Lipid membranes exhibit non-trivial properties especially at length scales larger than molecular sizes. A purely molecular description of membranes is not sufficient to accomplish a quantitative understanding of their function and require meso-scale concepts coming from soft matter and statistical physics. In addition, cell membranes involve a wide number of membrane-interacting proteins that can alter the overall physical description of the membrane itself. Our goal is to contribute to a more comprehensive understanding of biological membranes and their role in living systems.
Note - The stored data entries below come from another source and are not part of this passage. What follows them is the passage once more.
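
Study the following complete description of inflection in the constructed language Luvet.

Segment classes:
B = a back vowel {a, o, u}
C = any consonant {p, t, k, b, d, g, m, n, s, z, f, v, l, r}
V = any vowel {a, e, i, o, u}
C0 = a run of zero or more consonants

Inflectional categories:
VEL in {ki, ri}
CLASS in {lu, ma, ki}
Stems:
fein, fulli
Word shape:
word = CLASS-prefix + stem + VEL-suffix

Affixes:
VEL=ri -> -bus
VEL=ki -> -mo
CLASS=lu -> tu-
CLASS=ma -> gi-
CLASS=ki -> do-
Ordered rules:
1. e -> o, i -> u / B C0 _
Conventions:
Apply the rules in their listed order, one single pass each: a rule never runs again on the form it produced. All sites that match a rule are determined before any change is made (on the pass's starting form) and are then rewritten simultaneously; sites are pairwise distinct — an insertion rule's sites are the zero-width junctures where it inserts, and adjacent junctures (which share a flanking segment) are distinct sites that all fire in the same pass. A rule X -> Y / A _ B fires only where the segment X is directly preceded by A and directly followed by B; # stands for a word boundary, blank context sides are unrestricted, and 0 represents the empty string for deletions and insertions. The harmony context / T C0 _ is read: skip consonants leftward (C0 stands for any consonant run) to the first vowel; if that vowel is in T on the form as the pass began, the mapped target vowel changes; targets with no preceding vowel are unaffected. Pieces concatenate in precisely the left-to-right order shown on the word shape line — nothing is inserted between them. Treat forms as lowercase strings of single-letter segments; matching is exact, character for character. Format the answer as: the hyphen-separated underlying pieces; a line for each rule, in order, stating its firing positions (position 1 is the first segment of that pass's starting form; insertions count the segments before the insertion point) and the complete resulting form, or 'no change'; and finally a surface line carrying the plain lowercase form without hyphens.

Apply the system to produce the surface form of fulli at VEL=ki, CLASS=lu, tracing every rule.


underlying: tu-fulli-mo
1. e -> o, i -> u / B C0 _: fires at position(s) 7: tufullumo
surface: tufullumo


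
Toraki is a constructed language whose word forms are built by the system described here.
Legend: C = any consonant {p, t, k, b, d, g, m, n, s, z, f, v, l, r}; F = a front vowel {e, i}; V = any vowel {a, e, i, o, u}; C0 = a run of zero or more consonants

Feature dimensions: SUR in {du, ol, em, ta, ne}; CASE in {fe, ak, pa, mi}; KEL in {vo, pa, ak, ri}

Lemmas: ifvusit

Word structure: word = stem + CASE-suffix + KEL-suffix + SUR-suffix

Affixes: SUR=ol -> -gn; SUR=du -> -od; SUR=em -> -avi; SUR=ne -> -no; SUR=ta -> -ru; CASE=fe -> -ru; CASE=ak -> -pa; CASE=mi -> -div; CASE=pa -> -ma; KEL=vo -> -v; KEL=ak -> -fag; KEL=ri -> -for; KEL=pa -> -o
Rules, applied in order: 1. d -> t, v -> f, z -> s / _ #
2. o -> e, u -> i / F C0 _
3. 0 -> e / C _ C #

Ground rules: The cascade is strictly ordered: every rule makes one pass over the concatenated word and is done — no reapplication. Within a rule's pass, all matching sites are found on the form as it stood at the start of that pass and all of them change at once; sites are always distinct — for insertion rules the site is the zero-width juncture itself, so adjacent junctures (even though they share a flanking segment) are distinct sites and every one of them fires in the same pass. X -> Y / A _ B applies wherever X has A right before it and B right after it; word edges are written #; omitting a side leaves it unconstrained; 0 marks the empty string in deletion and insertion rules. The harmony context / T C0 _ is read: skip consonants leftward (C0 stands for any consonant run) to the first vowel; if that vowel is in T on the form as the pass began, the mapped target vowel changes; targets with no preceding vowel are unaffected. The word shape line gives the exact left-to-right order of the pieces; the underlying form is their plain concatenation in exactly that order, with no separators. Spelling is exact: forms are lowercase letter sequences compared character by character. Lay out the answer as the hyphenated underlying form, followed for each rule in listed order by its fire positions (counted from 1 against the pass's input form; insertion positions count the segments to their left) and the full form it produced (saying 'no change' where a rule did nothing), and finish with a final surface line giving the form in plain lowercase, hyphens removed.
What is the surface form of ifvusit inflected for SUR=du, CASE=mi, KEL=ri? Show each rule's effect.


underlying: ifvusit-div-for-od
1. d -> t, v -> f, z -> s / _ #: fires at position(s) 15: ifvusitdivforot
2. o -> e, u -> i / F C0 _: fires at position(s) 4, 12: ifvisitdivferot
3. 0 -> e / C _ C #: no change
surface: ifvisitdivferot


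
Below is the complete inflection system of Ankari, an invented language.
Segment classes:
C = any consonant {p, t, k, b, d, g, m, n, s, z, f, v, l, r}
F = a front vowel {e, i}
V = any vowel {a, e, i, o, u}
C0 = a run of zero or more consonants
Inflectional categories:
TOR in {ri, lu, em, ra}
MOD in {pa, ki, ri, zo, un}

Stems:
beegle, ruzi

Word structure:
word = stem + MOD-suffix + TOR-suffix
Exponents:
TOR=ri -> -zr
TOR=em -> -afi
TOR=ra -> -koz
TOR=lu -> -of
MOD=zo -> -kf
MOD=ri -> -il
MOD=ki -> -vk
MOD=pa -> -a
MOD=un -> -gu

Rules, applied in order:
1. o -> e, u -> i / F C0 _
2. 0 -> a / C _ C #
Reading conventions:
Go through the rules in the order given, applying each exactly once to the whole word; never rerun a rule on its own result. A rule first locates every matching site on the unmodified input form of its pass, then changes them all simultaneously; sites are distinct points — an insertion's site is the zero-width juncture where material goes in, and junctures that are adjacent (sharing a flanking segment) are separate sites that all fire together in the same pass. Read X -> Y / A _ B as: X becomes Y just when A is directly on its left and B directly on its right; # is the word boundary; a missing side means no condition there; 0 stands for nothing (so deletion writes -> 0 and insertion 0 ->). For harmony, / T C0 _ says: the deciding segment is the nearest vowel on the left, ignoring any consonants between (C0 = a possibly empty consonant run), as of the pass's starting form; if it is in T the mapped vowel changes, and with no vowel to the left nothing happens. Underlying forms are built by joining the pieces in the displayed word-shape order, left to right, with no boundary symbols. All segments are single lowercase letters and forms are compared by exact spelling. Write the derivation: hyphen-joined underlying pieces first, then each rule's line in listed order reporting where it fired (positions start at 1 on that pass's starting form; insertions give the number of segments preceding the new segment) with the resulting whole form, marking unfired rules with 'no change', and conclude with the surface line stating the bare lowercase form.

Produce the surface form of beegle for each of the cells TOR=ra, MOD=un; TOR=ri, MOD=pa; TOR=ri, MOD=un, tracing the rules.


cell TOR=ra, MOD=un:
underlying: beegle-gu-koz
1. o -> e, u -> i / F C0 _: fires at position(s) 8: beeglegikoz
2. 0 -> a / C _ C #: no change
surface: beeglegikoz

cell TOR=ri, MOD=pa:
underlying: beegle-a-zr
1. o -> e, u -> i / F C0 _: no change
2. 0 -> a / C _ C #: inserts after position(s) 8: beegleazar
surface: beegleazar

cell TOR=ri, MOD=un:
underlying: beegle-gu-zr
1. o -> e, u -> i / F C0 _: fires at position(s) 8: beeglegizr
2. 0 -> a / C _ C #: inserts after position(s) 9: beeglegizar
surface: beeglegizar


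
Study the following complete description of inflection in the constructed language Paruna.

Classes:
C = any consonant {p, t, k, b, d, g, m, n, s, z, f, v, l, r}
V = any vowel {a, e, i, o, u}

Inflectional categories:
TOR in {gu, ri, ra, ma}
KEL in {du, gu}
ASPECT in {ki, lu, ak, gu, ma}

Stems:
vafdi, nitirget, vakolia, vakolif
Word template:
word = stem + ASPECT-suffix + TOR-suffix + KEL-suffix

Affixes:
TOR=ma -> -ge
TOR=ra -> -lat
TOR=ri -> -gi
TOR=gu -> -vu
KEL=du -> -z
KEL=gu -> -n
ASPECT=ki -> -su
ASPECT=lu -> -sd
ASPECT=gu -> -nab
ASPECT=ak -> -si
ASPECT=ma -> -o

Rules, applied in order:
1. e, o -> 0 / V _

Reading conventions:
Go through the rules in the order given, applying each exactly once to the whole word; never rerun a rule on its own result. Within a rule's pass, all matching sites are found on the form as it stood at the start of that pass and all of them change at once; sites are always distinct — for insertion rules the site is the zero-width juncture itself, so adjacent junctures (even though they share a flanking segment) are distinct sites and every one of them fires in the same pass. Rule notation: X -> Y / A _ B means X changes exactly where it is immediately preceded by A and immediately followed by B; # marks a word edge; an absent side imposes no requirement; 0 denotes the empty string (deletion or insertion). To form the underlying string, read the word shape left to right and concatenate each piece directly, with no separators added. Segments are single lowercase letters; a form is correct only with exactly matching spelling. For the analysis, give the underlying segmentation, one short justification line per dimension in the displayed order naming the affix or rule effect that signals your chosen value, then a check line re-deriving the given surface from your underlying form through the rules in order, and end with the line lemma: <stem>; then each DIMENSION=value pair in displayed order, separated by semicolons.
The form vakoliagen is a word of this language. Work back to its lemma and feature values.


underlying: vakolia-o-ge-n
TOR=ma - signalled by the affix -ge
KEL=gu - signalled by the affix -n
ASPECT=ma - signalled by the affix -o
check: vakoliaogen -> vakoliagen
lemma: vakolia; TOR=ma; KEL=gu; ASPECT=ma


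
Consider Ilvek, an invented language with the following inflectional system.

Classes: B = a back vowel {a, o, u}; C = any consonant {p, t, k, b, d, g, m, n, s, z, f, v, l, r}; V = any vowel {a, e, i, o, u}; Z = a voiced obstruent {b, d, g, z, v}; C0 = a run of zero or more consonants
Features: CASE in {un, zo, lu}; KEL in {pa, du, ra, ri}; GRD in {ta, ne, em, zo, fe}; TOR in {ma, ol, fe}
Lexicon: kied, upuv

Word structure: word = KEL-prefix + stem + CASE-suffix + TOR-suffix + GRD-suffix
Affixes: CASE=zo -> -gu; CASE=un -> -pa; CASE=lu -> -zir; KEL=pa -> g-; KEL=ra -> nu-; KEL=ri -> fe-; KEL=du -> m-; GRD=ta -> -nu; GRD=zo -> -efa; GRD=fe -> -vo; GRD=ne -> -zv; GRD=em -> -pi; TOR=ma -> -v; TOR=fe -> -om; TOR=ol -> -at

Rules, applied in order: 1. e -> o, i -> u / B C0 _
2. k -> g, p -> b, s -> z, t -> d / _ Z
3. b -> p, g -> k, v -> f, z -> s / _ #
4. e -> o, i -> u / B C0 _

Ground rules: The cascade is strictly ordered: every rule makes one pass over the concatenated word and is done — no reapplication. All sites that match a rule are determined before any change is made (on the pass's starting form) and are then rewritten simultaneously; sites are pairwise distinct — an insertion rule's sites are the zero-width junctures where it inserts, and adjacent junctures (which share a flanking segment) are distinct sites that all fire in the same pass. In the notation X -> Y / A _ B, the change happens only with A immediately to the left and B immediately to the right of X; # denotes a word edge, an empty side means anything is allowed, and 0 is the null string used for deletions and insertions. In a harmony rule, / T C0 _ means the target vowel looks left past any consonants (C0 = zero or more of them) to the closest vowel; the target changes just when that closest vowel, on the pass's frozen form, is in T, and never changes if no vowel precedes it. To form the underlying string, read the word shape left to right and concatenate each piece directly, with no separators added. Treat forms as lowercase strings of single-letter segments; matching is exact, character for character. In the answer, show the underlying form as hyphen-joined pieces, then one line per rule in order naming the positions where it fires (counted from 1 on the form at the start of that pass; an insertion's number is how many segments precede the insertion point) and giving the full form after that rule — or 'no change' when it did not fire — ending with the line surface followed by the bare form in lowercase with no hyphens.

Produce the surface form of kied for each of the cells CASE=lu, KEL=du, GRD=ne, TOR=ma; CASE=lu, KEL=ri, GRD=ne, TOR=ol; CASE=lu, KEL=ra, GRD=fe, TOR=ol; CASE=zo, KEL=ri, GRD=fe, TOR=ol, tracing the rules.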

Model bio-membranes and cell membranes
To understand the role of lipid membranes and associated proteins involved in essential cellular functions such as intracellular trafficking, endo/exocytosis, cell infection, transmembrane transport of ions and protein diffusion, our group has developed multidisciplinary approaches that are largely based on synthetic biology, biomimetic systems and quantitative physical measurements. The team has successfully developed several physical approaches for the micromanipulation of giant unilamellar vesicles (GUVs) and cells, combining micropipette aspiration and optical tweezers with confocal microscopy. These technological approaches are particularly powerful for the study of membrane nanotube extension, both from GUVs and cells, and allow one to control the membrane tension and measure associated forces. Our research is motivated by close collaborations with biologists and theoreticians, both within and outside Institut Curie, and have involved such projects as the activity of transmembrane proteins (e.g., ion pumps, adhesion proteins, voltage-gated ion channels), membrane fission by ESCRT complexes, membrane deformation by toxins and viral proteins, the role of membrane curvature in the mobility and sorting of lipids and proteins (including BAR-domain proteins and dynamin), and how cell membrane mechanics contribute to cellular force generation that underlies the formation and dynamics of filopodia.